The BJP cannot hope to be complacent with its victory, and Congress need not be despondent.
The BJP’s sixth consecutive victory in Gujarat comes with a few riddles, while the Congress’ defeat brings its own solace. It would be easy to argue that there are no consolation prizes in elections, and that there are only winners and losers, and that the BJP is a clear winner and the Congress a clear loser. Politics is a little more complicated than that. The BJP cannot hope to be complacent with its victory, and Congress need not be despondent.
It seems clear it’s a victory for Prime Minister Narendra Modi, though it’s a qualified and limited victory. A majority of Gujarat’s voters, it seems, didn’t let down a fellow Gujarati who is the nation’s Prime Minister. They didn’t want to throw out the Prime Minister’s party though they had every reason to do so. The loyalty shown by the Gujarati voter to Mr Modi is quite touching because Mr Modi abandoned his seat from Gujarat in the Lok Sabha and retained his seat from Uttar Pradesh, Varanasi.
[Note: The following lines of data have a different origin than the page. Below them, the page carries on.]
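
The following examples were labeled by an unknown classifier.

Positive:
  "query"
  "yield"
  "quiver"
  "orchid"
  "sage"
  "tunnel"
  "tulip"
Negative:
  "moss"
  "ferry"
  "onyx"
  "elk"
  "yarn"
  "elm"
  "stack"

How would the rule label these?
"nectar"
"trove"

'Positive' ⟺ has ≥ 2 vowels.
"nectar" → 2 vowels → Positive. "trove" → 2 vowels → Positive.

Positive, Positive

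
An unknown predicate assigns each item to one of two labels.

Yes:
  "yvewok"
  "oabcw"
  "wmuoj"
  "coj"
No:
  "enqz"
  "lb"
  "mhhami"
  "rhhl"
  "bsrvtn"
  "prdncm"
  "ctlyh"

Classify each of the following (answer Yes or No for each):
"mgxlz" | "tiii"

Every 'Yes' example satisfies: contains 'o'. None of the 'No' examples do.

No, No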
In a way, the voter in the state has forgiven the betrayal of Mr Modi. As a matter of fact, the BJP’s victory is really a consolation prize for the party. There is little doubt that Mr Modi stooped to melodramatic, maudlin levels — saying that voters in Gujarat should avenge the many insults that have thrown at him by his Congress opponents, a clear reference to the pungent remark of now-suspended Congress member Mani Shankar Aiyar about Mr Modi being a “neech” (lowly) kind of person — to retrieve the situation which seemed to be slipping out of control. His appeal for votes was not so much on the BJP’s programmes. It seems there was not much either Mr Modi or the party had to say. The party’s manifesto seems to have been an afterthought and it was released in a hurried and unthinking manner, a day before the first phase of voting on December 9. He made it a personalised issue. It can be said that Mr Modi has won and the BJP has taken a beating.
It remains a puzzle as to why the Gujarati voter has opted for the BJP for so long because the claims of development made by Mr Modi and his party do not survive scrutiny. There is no such thing as the “Gujarat model” because the economy of the state is complex and riddled with contradictions, and these problems are not unique to the state. The BJP’s partisans have tried to argue the case for a non-existing “Gujarat model”. The economy is running on its own momentum and has little to do with the interventionist policies of Mr Modi as chief minister and Prime Minister. The failure of the Tatas’ Nano project is an interesting example. Gujarat plays no great role in the overall economic growth rate of the country because it is a moderately-sized state in terms of population and economy. It can’t be expected to play the leading role. The Gujarati entrepreneurs and tycoons who seem to exemplify the success of the Indian economy operate outside Gujarat, including the Tatas and Ambanis.
That leaves us with the question whether the BJP’s Hindutva ideology is the secret behind the party’s unmatched electoral success in the state. There is a temptation to believe this is so, and secular partisans will dredge out enough anecdotal evidence to prove the point. But it seems Hindutva is past its expiry date, and the BJP seems to be aware of it. The Hindu communal bias is certainly writ large on the social psyche of the people in the state but it predates the emergence of the BJP as the dominant political force. And after 22 years of BJP rule, it has no special attraction for the people.
The Congress, which is the only other major political party, has failed to articulate a compelling political and economic programme for the state. Promising reservations, the old gambit, just doesn’t seem to work in Gujarat any more. The reason for the BJP’s sustained victories is because there has been political stability in the state. The intra-party tussles which characterised Congress governments, and which led to manipulated social tensions, have disappeared.
The Congress has once again tried to take advantage of caste divisions by supporting Patidar and Dalit causes, and backing claimants to the leadership of the groups, which pointed to future conflicts.
The Congress will have to abandon its caste calculus if it wants to make headway in Gujarat or elsewhere. The Other Backward Classes (OBCs) and Scheduled Tribes (STs) in Gujarat, who form the BJP’s “Hindutva” backbone, had a numerically larger base, and the BJP had mobilised it.
There was some justification for Mr Modi to have fallen back on the emotive “Gujarati asmita” to counter Rahul Gandhi’s bid to wean away dominant castes and communities. The BJP, then, is surviving as the top dog in state politics because the Congress has failed.
The other interesting political fact about Gujarat is that both major parties in the state have garnered more than 40 per cent voteshare, with the BJP nearing the 50 per cent mark. It shows there is a large chunk which is not enamoured of either Mr Modi or the BJP.
To speak of the Modi charisma and Modi magic to explain the Gujarat victory would be a lame explanation. The people of Gujarat are just weighing their options. There is an indication that the state is ready for the emergence of a third force, but it must be on the lines of the now-forgotten Swatantra Party, with a rightist economic programme. The BJP and Congress resemble each other in their jaded populism.